3b. Schistosoma species, the blood fluke. Live in bloodstream, with male and female continously copulating. Eggs with spines to help passage in either feces or urine. Miracidia hatches and sporocyst stage matures in snail before next larval stage or cercariae, which penetrate human skin and mature in bloodstream.

4. Class Cestoda ("belt") (4,000 species): The tapeworms are well known intestinal parasites of vertebrates. Tapeworms have no mouth or digestive tract, since absorb food directly through skin. Their skin has small finger-like projections (microvilli) to help with digestion. The adult tapeworm consists of a"head" or scolex with hooks and suckers, a"neck" or germinative zone below the scolex, and the"body" or strobila made of segments called proglottids which bud off from the germinative zone. Proglottids are self-contained reproductive factories, either cross-fertilizing with other tapeworms or among themselves (as the tapeworm is folded up against itself). Both male and female parts are present in each. Thin strips of longitudinal and circular muscle are also present in proglottids, as the worm slowly crawls up"against the current."

4a. Major human tapeworms: Taeniarhynchus saginatus, the beef tapeworm. Adults live in human small intestine. Eggs/proglottids out with feces, six-hooked larvae called oncospheres are ingested by cows in infected fields. Larvae encyst into bladder worm (cysticercus) stage, and when eaten, out pops the scolex and an adult matures.

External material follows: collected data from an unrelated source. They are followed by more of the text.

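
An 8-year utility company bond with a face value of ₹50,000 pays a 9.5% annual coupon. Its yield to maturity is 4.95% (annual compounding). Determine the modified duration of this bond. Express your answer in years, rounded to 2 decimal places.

Periodic yield y = 0.0495. First find Macaulay duration:
  t   CF        PV=CF/(1+0.0495)^t    t·PV
  1     4,750.00     4,525.9647     4,525.9647
  2     4,750.00     4,312.4962     8,624.9924
  3     4,750.00     4,109.0959    12,327.2878
  4     4,750.00     3,915.2891    15,661.1565
  5     4,750.00     3,730.6233    18,653.1164
  6     4,750.00     3,554.6672    21,328.0035
  7     4,750.00     3,387.0102    23,709.0717
  8    54,750.00    37,198.4274   297,587.4193
  Σ                 64,733.5741   402,417.0122
P = 64,733.5741; Macaulay duration = 402,417.0122 / 64,733.5741 = 6.21651 years.
Modified duration = D_Mac / (1 + y) = 6.21651 / 1.0495 = 5.92331 years.

5.92 years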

4b. Taenia solium, the pork tapeworm. In many ways, the pork tapeworm can be more deadly to a human host than the beef tapeworm. The larva (bladder worm, cysticercus) is in a sac or cyst with an inverted scolex that lives in the muscle of a pig. After a person eats infected pork, the larva passes through the stomach into the small intestine, everts the scolex, attaches, and starts to bud off proglottids. In the proglottids, the eggs are produced. The larvae start to develop in the eggs. Most of the time, the ripe proglottids are scattered with the feces and are ingested by a pig to complete the life cycle. Some of the time, however, some of the larva at the oncosphere stage may hatch while still inside the intestine. These larvae treat the human host as the intermediate host and so penetrate the intestine, catch a ride in the blood stream to a new location, and encyst.

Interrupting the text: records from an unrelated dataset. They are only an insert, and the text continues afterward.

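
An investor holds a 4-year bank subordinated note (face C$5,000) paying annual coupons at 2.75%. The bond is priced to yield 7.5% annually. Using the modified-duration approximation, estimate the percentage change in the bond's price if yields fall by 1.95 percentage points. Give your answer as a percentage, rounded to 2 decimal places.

+6.94%

Periodic yield y = 0.075. Modified duration first:
  t   CF        PV=CF/(1+0.075)^t    t·PV
  1       137.50       127.9070       127.9070
  2       137.50       118.9832       237.9665
  3       137.50       110.6821       332.0462
  4     5,137.50     3,846.9627    15,387.8509
  Σ                  4,204.5350    16,085.7706
P = 4,204.5350; D_Mac = 3.82581 yrs; D_mod = 3.82581/(1+0.075) = 3.55890 yrs.
ΔP/P ≈ -D_mod · Δy = -3.55890 × (-0.0195) = +0.069398 = +6.9398%.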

6. Aspects of animal development; useful terms to know.

a. zygote: a fertilized egg (union of male and female sex cells)

b. blastomere: cells that are derived from the zygote by cell division

c. blastula: hollow ball formed by the dividing blastomeres

d. gastrula: two layered embryo, often formed from blastula by invagination or gastrulation

e. archenteron: the new cavity in the gastrula formed by the invagination

f. blastopore: the new opening to the archenteron where the invagination occurred

g. ectoderm, endoderm, mesoderm: primary germ layers discussed previously in week 2

The typical developmental pathway of an animal is to have an egg, a zygote, a blastula, a gastrula, a larva, and then an adult. There are two major ways of going about development:

7. Protostome development: typical of most invertebrates. Zygote formation, divisions into blastomeres. These blastomeres tend to be determinate, that is, their developmental fate is fixed from early on. These blastomeres in many protostome groups undergo spiral cleavage to form the blastula. The gastrula is formed by invagination, which creates the germ layers of ectoderm and endoderm, as well as the new opening of the blastopore and the new cavity of the archenteron. The blastopore forms the future mouth and the archenteron forms the future digestive tract. Hence,"protostome," or the first opening (blastopore) being the mouth. Primitive mesoderm cells are created and lie between the endoderm and ectoderm.

8. Deuterostome development: seen in the echinoderms (sea stars) and chordates (phylum that includes vertebrates), thus helping to link them. Zygote formation, divisions into blastomeres. These blastomeres tend to be indeterminate, that is, their developmental fate is not fixed early on. The blastomeres tend to undergo radial cleavage at 90o. Gastrulation occurs, and the now-formed archenteron again will be the future digestive tract. The blastopore becomes the future anus, and the future mouth will develop at the other end.